Neither the vessel nor the crew have ever been cited with violating any Canadian laws.

Last year the BC Salmon Farmers Association characterized the Sea Shepherd’s Operation Virus Hunter campaign as an American-funded and organized activist campaign “attempting to paint a misleading picture of an industry that provides a healthy, sustainable product that feeds millions of people.”

The DFO and the fish farm industry have claimed the PRV virus is harmless even though it is strongly associated with a fatal heart disease that has become a major killer of farmed fish in Norway.

The virus has also been found in the hearts of diseased Atlantic salmon on B.C. fish farms.

After fish health inspectors in Washington State found the highly contagious virus in smolts, it banned the transport of 800,000 farmed salmon to open-net pens last week.

Last month Canadian researchers also identified another explosive PRV risk with a study showing the that virus can cause the rupturing of blood cells in Pacific Chinook salmon.

“These findings add to the existing concerns about the potential impacts of open net salmon farming on wild Pacific salmon off the coast of B.C.,” said Dr.

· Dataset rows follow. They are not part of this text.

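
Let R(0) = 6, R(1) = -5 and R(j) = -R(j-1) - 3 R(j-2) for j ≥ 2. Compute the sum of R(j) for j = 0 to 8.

-192

R(2) = -(-5) - 3·6 = -13
R(3) = -(-13) - 3·(-5) = 28
R(4) = -28 - 3·(-13) = 11
R(5) = -11 - 3·28 = -95
R(6) = -(-95) - 3·11 = 62
R(7) = -62 - 3·(-95) = 223
R(8) = -223 - 3·62 = -409
Sum = 6 + (-5) + (-13) + 28 + 11 + (-95) + 62 + 223 + (-409) = -192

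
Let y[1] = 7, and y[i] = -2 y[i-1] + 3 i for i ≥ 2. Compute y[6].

-164

y[2] = -2·7 + 6 = -8
y[3] = -2·(-8) + 9 = 25
y[4] = -2·25 + 12 = -38
y[5] = -2·(-38) + 15 = 91
y[6] = -2·91 + 18 = -164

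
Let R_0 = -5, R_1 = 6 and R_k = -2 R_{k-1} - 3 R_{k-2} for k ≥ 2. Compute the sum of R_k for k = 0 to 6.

-92

R_2 = -2*6 - 3*(-5) = 3
R_3 = -2*3 - 3*6 = -24
R_4 = -2*(-24) - 3*3 = 39
R_5 = -2*39 - 3*(-24) = -6
R_6 = -2*(-6) - 3*39 = -105
Sum = (-5) + 6 + 3 + (-24) + 39 + (-6) + (-105) = -92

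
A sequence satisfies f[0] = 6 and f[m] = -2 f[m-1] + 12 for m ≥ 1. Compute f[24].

The fixed point is 12/(1 + 2) = 4, so f[m] - 4 = -2(f[m-1] - 4).
Hence f[m] = 2·(-2)^m + 4.
f[24] = 2·(-2)^{24} + 4 = 2·16777216 + 4 = 33554436.

33554436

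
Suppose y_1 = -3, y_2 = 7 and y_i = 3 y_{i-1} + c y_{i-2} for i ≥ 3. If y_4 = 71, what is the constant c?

y_3 = 21 - 3c
y_4 = 63 - 2c
So 63 - 2c = 71, giving c = -4.

-4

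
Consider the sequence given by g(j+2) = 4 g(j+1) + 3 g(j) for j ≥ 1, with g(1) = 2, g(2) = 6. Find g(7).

g(3) = 4*6 + 3*2 = 30
g(4) = 4*30 + 3*6 = 138
g(5) = 4*138 + 3*30 = 642
g(6) = 4*642 + 3*138 = 2982
g(7) = 4*2982 + 3*642 = 13854

13854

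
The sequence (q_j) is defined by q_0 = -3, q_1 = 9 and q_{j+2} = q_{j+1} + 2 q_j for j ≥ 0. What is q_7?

261

q_2 = 9 + 2·(-3) = 3
q_3 = 3 + 2·9 = 21
q_4 = 21 + 2·3 = 27
q_5 = 27 + 2·21 = 69
q_6 = 69 + 2·27 = 123
q_7 = 123 + 2·69 = 261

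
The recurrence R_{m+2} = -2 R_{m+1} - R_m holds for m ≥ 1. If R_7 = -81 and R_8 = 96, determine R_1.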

Brian Riddell of the Pacific Salmon Foundation.

The organization has called for end to open-net pens on migratory routes for wild fish due to disease and parasite risks.

The BC Supreme Court recently refused to grant an injunction requested by Norwegian-based Marine Harvest that would have prevented the public from coming within 20 metres of its 34 fish farm facilities on B.C.’s coast. The court will hear the injunction request in June.

The company’s request was directed at the Sea Shepherd Society.

It asked for a 20-metre exclusion zone to keep out divers and photographers because as the injunction noted “Marine Harvest is concerned that the Sea Shepherd will return and resume facilitating further unlawful acts against Marine Harvest and increase the risk of confrontation.”

After a Canadian fish farm company released 150,000 Atlantic salmon into Pacific waters last summer due to negligence, the state government passed legislation that phases out Atlantic salmon net-pen farming in Puget Sound by 2022.